Untuk diketahui keempatnya terdakwa tersebut diantaranya yakni Nopriansyah selaku Kepala Dinas Pekerjaan Umum dan Penataan Ruang (PUPR) OKU, dan tiga berkas anggota DPRD OKU yaitu Ferlan Juliansyah selaku anggota Komisi III, M Fahrudin selaku ketua Komisi III, dan Umi Hartati selaku ketua Komisi II DPRD OKU.
Selanjutnya Dimana dalam dakwaannya, Jaksa KPK mendakwa tiga anggota DPRD OKU telah menerima kompensasi fee dari dana Pokir sebesar Rp1,5 miliar dan Rp2,2 miliar melalui terdakwa Nopriansyah.
Atas dakwaan tersebut, Umi Hartati melalui penasehat hukumnya Jauhari menyatakan tidak mengajukan keberatan atau eksepsi.
“Terhadap dakwaan tersebut kami tidak mengajukan eksepsi, tetapi kami menyampaikan surat permohonan Justice Colabolator (JC) dalam persidangan tadi,” ujar Jauhari.

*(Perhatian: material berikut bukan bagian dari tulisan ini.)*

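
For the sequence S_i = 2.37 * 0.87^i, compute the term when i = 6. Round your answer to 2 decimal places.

S_6 = 2.37 * 0.87^6 ≈ 2.37 * 0.4336 ≈ 1.03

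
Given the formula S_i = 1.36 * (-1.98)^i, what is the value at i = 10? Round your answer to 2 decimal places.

S_10 = 1.36 * (-1.98)^10 ≈ 1.36 * 926.0872 ≈ 1259.48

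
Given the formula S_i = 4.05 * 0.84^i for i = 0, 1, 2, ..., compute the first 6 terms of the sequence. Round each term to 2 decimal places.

This is a geometric sequence.
i=0: S_0 = 4.05 * 0.84^0 = 4.05
i=1: S_1 = 4.05 * 0.84^1 ≈ 3.4
i=2: S_2 = 4.05 * 0.84^2 ≈ 2.86
i=3: S_3 = 4.05 * 0.84^3 ≈ 2.4
i=4: S_4 = 4.05 * 0.84^4 ≈ 2.02
i=5: S_5 = 4.05 * 0.84^5 ≈ 1.69
The first 6 terms are: [4.05, 3.4, 2.86, 2.4, 2.02, 1.69]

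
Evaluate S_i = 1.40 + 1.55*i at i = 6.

S_6 = 1.4 + 1.55*6 = 1.4 + 9.3 = 10.7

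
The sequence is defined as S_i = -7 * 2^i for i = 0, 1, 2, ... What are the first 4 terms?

This is a geometric sequence.
i=0: S_0 = -7 * 2^0 = -7
i=1: S_1 = -7 * 2^1 = -14
i=2: S_2 = -7 * 2^2 = -28
i=3: S_3 = -7 * 2^3 = -56
The first 4 terms are: [-7, -14, -28, -56]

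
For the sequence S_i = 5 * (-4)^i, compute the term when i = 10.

S_10 = 5 * (-4)^10 = 5 * 1048576 = 5242880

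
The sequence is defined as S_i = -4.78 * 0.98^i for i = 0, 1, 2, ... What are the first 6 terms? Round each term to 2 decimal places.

This is a geometric sequence.
i=0: S_0 = -4.78 * 0.98^0 = -4.78
i=1: S_1 = -4.78 * 0.98^1 ≈ -4.68
i=2: S_2 = -4.78 * 0.98^2 ≈ -4.59
i=3: S_3 = -4.78 * 0.98^3 ≈ -4.5
i=4: S_4 = -4.78 * 0.98^4 ≈ -4.41
i=5: S_5 = -4.78 * 0.98^5 ≈ -4.32
The first 6 terms are: [-4.78, -4.68, -4.59, -4.5, -4.41, -4.32]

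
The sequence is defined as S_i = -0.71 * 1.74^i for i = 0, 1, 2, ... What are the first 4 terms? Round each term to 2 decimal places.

This is a geometric sequence.
i=0: S_0 = -0.71 * 1.74^0 = -0.71
i=1: S_1 = -0.71 * 1.74^1 ≈ -1.24
i=2: S_2 = -0.71 * 1.74^2 ≈ -2.15
i=3: S_3 = -0.71 * 1.74^3 ≈ -3.74
The first 4 terms are: [-0.71, -1.24, -2.15, -3.74]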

Dia berharap, permohonannya JC yang diajukannya agar dikabulkan oleh majelis hakim yang memeriksa dan mengadili perkara tersebut.
“Harapan kami permohonannya JC dapat dikabulkan agar perkara ini terang benderang, sehingga bisa menjadi pertimbangan majelis hakim untuk memberikan putusan yang seringan-ringannya terhadap klien kami,” pungkasnya.